As one student writes:
The reason faculty and administrators hate CW so much is that it is a real threat to this bureaucratic strategy of hiding unpleasant or unpopular trends from alumni and donors. In my opinion alumni and donors should be able to know precisely which trends they are supporting, and should be able to find out if liberal education is being threatened by new trends. Campus Watch allows them to find out these things(2).

This anxiety resulted in great cries of "McCarthyism" and "stifling academic freedom". Unfortunately for these alarmists, the outcome of this effort was not what they had sought.

For its part, Campus Watch defended its reason for being merely by staying true to its mission statement. The more one reads and searches our website and articles, the more obvious it becomes that Campus Watch is exactly what it claims to be - an open forum of information about Middle Eastern studies. There is no need to embellish or exaggerate. The radicalism and errant analysis simply speaks for itself.
Even more telling is the fact that our critics' work and articles are published all over our pages. But, to be sure, you will certainly never find our pieces appearing on theirs.

We post corrections and additions to pieces suggested by our critics, and exhaustively footnote and reference all of our own research. But those who criticize the project maintain no such rigor.

Many opponents cite quotations and comments long since removed, and then act as if updating a website is in some way nefarious. But most often, those shouting the loudest have never even visited our site.

Obviously, there is more to do.

Until we shut it down last week, the University of Michigan was passing off a radical Wahhabi indoctrination website as a reference center for questions on the tenets of Islam. Shockingly, this site appeared under the auspices of a federally subsidized Middle East center(3).

Problems still persist on other campuses. At Berkeley, members of the Saudi family, the same members that support Hamas, Islamic Jihad and pay the families of suicide bombers, also bankroll programs at the Center for Middle Eastern Studies(4). University of Chicago graduate students write us asking where they can take Arabic language courses and not be taught to hate America.

Campus Watch will engage these problems head on, and stay true to the mission we have begun. Thanks to this project, there is already a growing new public awareness of the bias in Middle East studies. Further, this project has spawned a vibrant, growing network of students, faculty, alumni and parents who expect higher education to deliver on its promise of an open forum.

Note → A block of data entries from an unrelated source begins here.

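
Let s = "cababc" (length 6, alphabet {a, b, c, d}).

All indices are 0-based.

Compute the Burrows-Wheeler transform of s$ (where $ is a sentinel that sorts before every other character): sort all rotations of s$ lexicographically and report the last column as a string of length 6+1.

rank  rotation last
    0  $cababc  c
    1  ababc$c  c
    2  abc$cab  b
    3  babc$ca  a
    4  bc$caba  a
    5  c$cabab  b
    6  cababc$  $

ccbaab$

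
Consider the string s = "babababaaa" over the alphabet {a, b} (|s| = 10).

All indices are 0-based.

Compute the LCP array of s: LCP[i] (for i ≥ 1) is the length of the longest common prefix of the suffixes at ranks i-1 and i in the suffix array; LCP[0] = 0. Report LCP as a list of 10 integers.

sorted suffixes:
  #0 SA[0]=9  'a'
  #1 SA[1]=8  'aa'
  #2 SA[2]=7  'aaa'
  #3 SA[3]=5  'abaaa'
  #4 SA[4]=3  'ababaaa'
  #5 SA[5]=1  'abababaaa'
  #6 SA[6]=6  'baaa'
  #7 SA[7]=4  'babaaa'
  #8 SA[8]=2  'bababaaa'
  #9 SA[9]=0  'babababaaa'

SA = [9, 8, 7, 5, 3, 1, 6, 4, 2, 0]
rank  pair      lcp
   1  s[9:],s[8:]  1  'a'
   2  s[8:],s[7:]  2  'aa'
   3  s[7:],s[5:]  1  'a'
   4  s[5:],s[3:]  3  'aba'
   5  s[3:],s[1:]  5  'ababa'
   6  s[1:],s[6:]  0  ''
   7  s[6:],s[4:]  2  'ba'
   8  s[4:],s[2:]  4  'baba'
   9  s[2:],s[0:]  6  'bababa'

[0, 1, 2, 1, 3, 5, 0, 2, 4, 6]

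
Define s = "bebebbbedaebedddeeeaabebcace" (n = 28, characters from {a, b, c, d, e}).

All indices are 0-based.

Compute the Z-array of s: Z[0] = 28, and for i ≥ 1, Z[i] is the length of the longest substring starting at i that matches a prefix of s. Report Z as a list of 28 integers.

[28, 0, 3, 0, 1, 1, 2, 0, 0, 0, 0, 2, 0, 0, 0, 0, 0, 0, 0, 0, 0, 3, 0, 1, 0, 0, 0, 0]

Z[0]=28
i=1: outside box; Z[1]=0
i=2: outside box; Z[2]=3 extend→box=[2,5)
i=3: min(r-i=2, Z[1]=0)=0; Z[3]=0
i=4: min(r-i=1, Z[2]=3)=1; Z[4]=1
i=5: outside box; Z[5]=1 extend→box=[5,6)
i=6: outside box; Z[6]=2 extend→box=[6,8)
i=7: min(r-i=1, Z[1]=0)=0; Z[7]=0
i=8: outside box; Z[8]=0
i=9: outside box; Z[9]=0
i=10: outside box; Z[10]=0
i=11: outside box; Z[11]=2 extend→box=[11,13)
i=12: min(r-i=1, Z[1]=0)=0; Z[12]=0
i=13: outside box; Z[13]=0
i=14: outside box; Z[14]=0
i=15: outside box; Z[15]=0
i=16: outside box; Z[16]=0
i=17: outside box; Z[17]=0
i=18: outside box; Z[18]=0
i=19: outside box; Z[19]=0
i=20: outside box; Z[20]=0
i=21: outside box; Z[21]=3 extend→box=[21,24)
i=22: min(r-i=2, Z[1]=0)=0; Z[22]=0
i=23: min(r-i=1, Z[2]=3)=1; Z[23]=1
i=24: outside box; Z[24]=0
i=25: outside box; Z[25]=0
i=26: outside box; Z[26]=0
i=27: outside box; Z[27]=0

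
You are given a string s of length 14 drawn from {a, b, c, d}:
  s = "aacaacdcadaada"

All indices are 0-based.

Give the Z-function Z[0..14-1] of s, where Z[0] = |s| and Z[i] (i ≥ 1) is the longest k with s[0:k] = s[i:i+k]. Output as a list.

Z[0]=14
i=1: i≥r, start 0; Z[1]=1 scan→box=[1,2)
i=2: i≥r, start 0; Z[2]=0
i=3: i≥r, start 0; Z[3]=3 scan→box=[3,6)
i=4: min(r-i=2, Z[1]=1)=1; Z[4]=1
i=5: min(r-i=1, Z[2]=0)=0; Z[5]=0
i=6: i≥r, start 0; Z[6]=0
i=7: i≥r, start 0; Z[7]=0
i=8: i≥r, start 0; Z[8]=1 scan→box=[8,9)
i=9: i≥r, start 0; Z[9]=0
i=10: i≥r, start 0; Z[10]=2 scan→box=[10,12)
i=11: min(r-i=1, Z[1]=1)=1; Z[11]=1
i=12: i≥r, start 0; Z[12]=0
i=13: i≥r, start 0; Z[13]=1 scan→box=[13,14)

[14, 1, 0, 3, 1, 0, 0, 0, 1, 0, 2, 1, 0, 1]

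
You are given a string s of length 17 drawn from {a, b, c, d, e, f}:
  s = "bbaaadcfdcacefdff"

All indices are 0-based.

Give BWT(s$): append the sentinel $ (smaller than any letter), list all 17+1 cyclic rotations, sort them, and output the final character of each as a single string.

rank  rotation            last
    0  $bbaaadcfdcacefdff  f
    1  aaadcfdcacefdff$bb  b
    2  aadcfdcacefdff$bba  a
    3  acefdff$bbaaadcfdc  c
    4  adcfdcacefdff$bbaa  a
    5  baaadcfdcacefdff$b  b
    6  bbaaadcfdcacefdff$  $
    7  cacefdff$bbaaadcfd  d
    8  cefdff$bbaaadcfdca  a
    9  cfdcacefdff$bbaaad  d
   10  dcacefdff$bbaaadcf  f
   11  dcfdcacefdff$bbaaa  a
   12  dff$bbaaadcfdcacef  f
   13  efdff$bbaaadcfdcac  c
   14  f$bbaaadcfdcacefdf  f
   15  fdcacefdff$bbaaadc  c
   16  fdff$bbaaadcfdcace  e
   17  ff$bbaaadcfdcacefd  d

fbacab$dadfafcfced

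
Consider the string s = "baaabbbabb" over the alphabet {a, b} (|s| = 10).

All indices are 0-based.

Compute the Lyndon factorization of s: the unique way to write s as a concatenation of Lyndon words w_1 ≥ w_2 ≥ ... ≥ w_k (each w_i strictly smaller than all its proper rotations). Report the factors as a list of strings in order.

["b", "aaabbbabb"]

emit factor 1: 'b' (i=0, period=1)
emit factor 2: 'aaabbbabb' (i=1, period=9)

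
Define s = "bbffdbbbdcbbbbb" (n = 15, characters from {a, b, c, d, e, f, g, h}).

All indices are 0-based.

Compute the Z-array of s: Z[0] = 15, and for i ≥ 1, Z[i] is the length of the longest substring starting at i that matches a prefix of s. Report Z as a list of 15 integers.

Z[0]=15
i=1: fresh scan; Z[1]=1 scan→box=[1,2)
i=2: fresh scan; Z[2]=0
i=3: fresh scan; Z[3]=0
i=4: fresh scan; Z[4]=0
i=5: fresh scan; Z[5]=2 scan→box=[5,7)
i=6: min(r-i=1, Z[1]=1)=1; Z[6]=2 scan→box=[6,8)
i=7: min(r-i=1, Z[1]=1)=1; Z[7]=1
i=8: fresh scan; Z[8]=0
i=9: fresh scan; Z[9]=0
i=10: fresh scan; Z[10]=2 scan→box=[10,12)
i=11: min(r-i=1, Z[1]=1)=1; Z[11]=2 scan→box=[11,13)
i=12: min(r-i=1, Z[1]=1)=1; Z[12]=2 scan→box=[12,14)
i=13: min(r-i=1, Z[1]=1)=1; Z[13]=2 scan→box=[13,15)
i=14: min(r-i=1, Z[1]=1)=1; Z[14]=1

[15, 1, 0, 0, 0, 2, 2, 1, 0, 0, 2, 2, 2, 2, 1]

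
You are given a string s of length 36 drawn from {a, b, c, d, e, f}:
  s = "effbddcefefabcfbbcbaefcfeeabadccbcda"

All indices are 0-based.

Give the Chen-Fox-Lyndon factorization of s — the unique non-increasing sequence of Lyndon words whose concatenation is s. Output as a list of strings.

emit factor 1: 'eff' (i=0, period=3)
emit factor 2: 'bddcefef' (i=3, period=8)
emit factor 3: 'abcfbbcbaefcfee' (i=11, period=15)
emit factor 4: 'abadccbcd' (i=26, period=9)
emit factor 5: 'a' (i=35, period=1)

["eff", "bddcefef", "abcfbbcbaefcfee", "abadccbcd", "a"]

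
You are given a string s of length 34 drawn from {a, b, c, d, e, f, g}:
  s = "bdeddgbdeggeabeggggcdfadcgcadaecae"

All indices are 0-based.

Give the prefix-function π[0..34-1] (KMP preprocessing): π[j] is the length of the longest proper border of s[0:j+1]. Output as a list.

π[0] = 0
j=1 s[j]='d': π[1]=0 (border '')
j=2 s[j]='e': π[2]=0 (border '')
j=3 s[j]='d': π[3]=0 (border '')
j=4 s[j]='d': π[4]=0 (border '')
j=5 s[j]='g': π[5]=0 (border '')
j=6 s[j]='b': π[6]=1 (border 'b')
j=7 s[j]='d': π[7]=2 (border 'bd')
j=8 s[j]='e': π[8]=3 (border 'bde')
j=9 s[j]='g': k: 3→0; π[9]=0 (border '')
j=10 s[j]='g': π[10]=0 (border '')
j=11 s[j]='e': π[11]=0 (border '')
j=12 s[j]='a': π[12]=0 (border '')
j=13 s[j]='b': π[13]=1 (border 'b')
j=14 s[j]='e': k: 1→0; π[14]=0 (border '')
j=15 s[j]='g': π[15]=0 (border '')
j=16 s[j]='g': π[16]=0 (border '')
j=17 s[j]='g': π[17]=0 (border '')
j=18 s[j]='g': π[18]=0 (border '')
j=19 s[j]='c': π[19]=0 (border '')
j=20 s[j]='d': π[20]=0 (border '')
j=21 s[j]='f': π[21]=0 (border '')
j=22 s[j]='a': π[22]=0 (border '')
j=23 s[j]='d': π[23]=0 (border '')
j=24 s[j]='c': π[24]=0 (border '')
j=25 s[j]='g': π[25]=0 (border '')
j=26 s[j]='c': π[26]=0 (border '')
j=27 s[j]='a': π[27]=0 (border '')
j=28 s[j]='d': π[28]=0 (border '')
j=29 s[j]='a': π[29]=0 (border '')
j=30 s[j]='e': π[30]=0 (border '')
j=31 s[j]='c': π[31]=0 (border '')
j=32 s[j]='a': π[32]=0 (border '')
j=33 s[j]='e': π[33]=0 (border '')

[0, 0, 0, 0, 0, 0, 1, 2, 3, 0, 0, 0, 0, 1, 0, 0, 0, 0, 0, 0, 0, 0, 0, 0, 0, 0, 0, 0, 0, 0, 0, 0, 0, 0]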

As long as Middle East academics continue to neglect to do their part, Campus Watch will continue to encourage what should be considered the cornerstone of education: increased debate, increased free speech and increased public understanding of Middle East studies in America(5).

1 - Student, University of Chicago, August 6th, 2003.
2 - Student, University of Chicago, August 6th, 2003.
3 - Emails from CMENAS staff., September 10th, 2003.
4 - "Where is the Money From?" by David Abraham, Adam Cramer and Robert Enayati, Berkeley Jewish Journal May 2003
5 - Student emails, August, 24th, 2003.

Jonathan Calt Harris is the managing editor of www.Campus-Watch.org, a project of the Middle East Forum to review and improve Middle East studies.